Some of the dialogue in this book is truly hilarious. Here are a couple of examples.

"I kissed a guy I shouldn't have kissed," Beryl said, as she fluffed her hair about with a towel.

Hermione laughed. "What are you, in Grade 7? I fucked ninety-two guys I shouldn'ta fucked. But there's nothing either of us can do about it. Let's have a real drink."

"What the frick, Beryl?"

"Frick isn't a word," she said sadly. "Why can't you just say fuck, like other people."

The comic in the book alternates with the sinister.

Preston creates a truly disturbing serial killer by the name of Boyo. Boyo suffered unbelievable abuse at the hands of his aunt, whom he remembers with unrelenting hatred as Auntie Cunt. We learn about the abuse in flashbacks.

Boyo is an eerily believable character. He is the epitome of creepy. Boyo has a mannequin dressed up like his dead aunt in his bedroom and he takes tokens of his serial killings, like one of his victim's eyeballs, to her graveside.

Preston says she spent a lot of time researching serial killers in order to write a convincing depiction of one.

In The Geranium Girls, Preston goes all out with Winnipeg references. She says in her first two murder mysteries she didn't get so Winnipeg-specific, but she realized after doing readings that people "get a kick out of" reading about familiar places.

The Magical Mystery tour is Preston's first book tour. She says the goal of the event is to "plant seeds." Preston is hoping the tour will introduce her work to at least a few new readers. As with the majority of Canadian authors, Preston isn't getting rich being a writer. She's still supporting herself fully by working as a mail carrier.

But she says she would leave her job immediately if she had the money and she'd focus solely on writing.

"I would quit in aminute if I had the money. I hate getting up at 5:30 a.m. and I hate the way it interferes with my writing."


— Amy Steele Straight

The Geranium Girls

With The Geranium Girls, Winnipeg writer Alison Preston has penned a deeply creepy book. It's creepier than the vicious serial killer stories now dominating the thriller genre, in part because it takes place in Winnipeg's happy familiar spots—Norwood flats, St. Vital Park and Taché Boulevard. That leaves local readers wondering if whacko characters might live down the street or frequent the same corner store.

The story begins when Beryl, a young letter carrier, stumbles over a body in St. Vital Park.
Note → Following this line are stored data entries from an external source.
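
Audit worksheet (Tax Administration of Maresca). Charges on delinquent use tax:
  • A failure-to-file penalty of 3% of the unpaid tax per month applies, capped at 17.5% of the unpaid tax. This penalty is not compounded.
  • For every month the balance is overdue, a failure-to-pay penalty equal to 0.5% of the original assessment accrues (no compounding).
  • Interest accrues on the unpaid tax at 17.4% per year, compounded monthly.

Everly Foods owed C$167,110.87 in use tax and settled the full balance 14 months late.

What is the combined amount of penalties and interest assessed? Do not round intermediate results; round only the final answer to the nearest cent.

Failure-to-file: 14 × 3% × C$167,110.87 = C$70,186.57…, capped at 17.5% × C$167,110.87 = C$29,244.40…
Failure-to-pay penalty: 14 × 0.5% × C$167,110.87 = C$11,697.76…
Interest (17.4%/yr ÷ 12 = 1.45%/month): C$167,110.87 × ((1 + 0.0145)^14 − 1) = C$37,313.8537…
Penalties + interest = C$40,942.1632… + C$37,313.8537… = C$78,256.02

C$78,256.02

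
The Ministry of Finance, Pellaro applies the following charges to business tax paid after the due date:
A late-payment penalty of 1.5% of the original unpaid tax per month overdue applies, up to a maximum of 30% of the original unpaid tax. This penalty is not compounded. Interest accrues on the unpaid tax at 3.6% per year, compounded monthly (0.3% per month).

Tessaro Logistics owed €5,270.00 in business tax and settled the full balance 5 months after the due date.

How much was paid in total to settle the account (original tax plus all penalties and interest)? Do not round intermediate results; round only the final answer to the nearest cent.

Penalty: 5 × 1.5% × €5,270.00 = €395.25 (below the 30% cap of €1,581.00)
Interest: €5,270.00 × ((1 + 0.003)^5 − 1) = €5,270.00 × 0.0150903… = €79.5257…
Total = €5,270.00 + €395.2500 + €79.5257… = €5,744.78

€5,744.78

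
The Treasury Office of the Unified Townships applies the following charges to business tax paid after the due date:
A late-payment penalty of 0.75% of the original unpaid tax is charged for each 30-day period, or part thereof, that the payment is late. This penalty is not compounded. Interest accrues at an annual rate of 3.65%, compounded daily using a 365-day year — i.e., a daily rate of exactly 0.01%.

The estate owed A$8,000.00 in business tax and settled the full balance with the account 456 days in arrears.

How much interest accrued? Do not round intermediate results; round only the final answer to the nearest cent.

Interest: A$8,000.00 × ((1 + 0.0001)^456 − 1) = A$8,000.00 × 0.04665328… = A$373.2262…

A$373.23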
The dead girl has mushrooms growing out of her gaping, dirt-filled mouth, an image that haunts Beryl and propels her to do her own sleuthing.

Soon, the killer is tormenting Beryl's somewhat mundane and hermit-like existence in distressingly subtle ways.


The Winnipeg Free Press

The Geranium Girls

Alison Preston's first mystery, The Rain Barrel Baby, showed real promise. Her second proves it was no fluke. Winnipeg mail carrier Beryl Kyte, back from Baby, stumbles over a body, a young woman with mushrooms in her mouth. Two more murders follow and Beryl, like the rest of her Norwood Flats neighbours, is following the story in the papers. But she sees a connection the police have missed. And then strange things start happening. This is a solid, well-plotted mystery, with a lively setting and interesting characters.


The Globe & Mail

The Geranium Girls

Winnipeg-born Alison Preston's latest literary mystery—the follow-up to The Rain Barrel Baby—is the story of Beryl Kyte, a 29-year-old postal worker who lives in Winnipeg's Norwood Flats. While out for a walk in St. Vital Park, she literally stumbles over a dead body—a young woman with mushrooms growing out of her mouth. When another woman is slain and odd things begin to happen around her house, Beryl begins to suspect she may be more involved with the case than she'd like.

Preston makes Beryl's workaday world come to vivid life (probably helped along by the fact that the author herself is a postal worker who lives in Norwood Flats). Her dialogue is smart and genuine, her prose has real snap and she peppers the book with local detail that awakens our eyes to the quiet beauties of our city. And despite the fact that Preston probably hasn't stumbled across a corpse, her shudder-worthy description is a grisly treat. …It's a compelling read.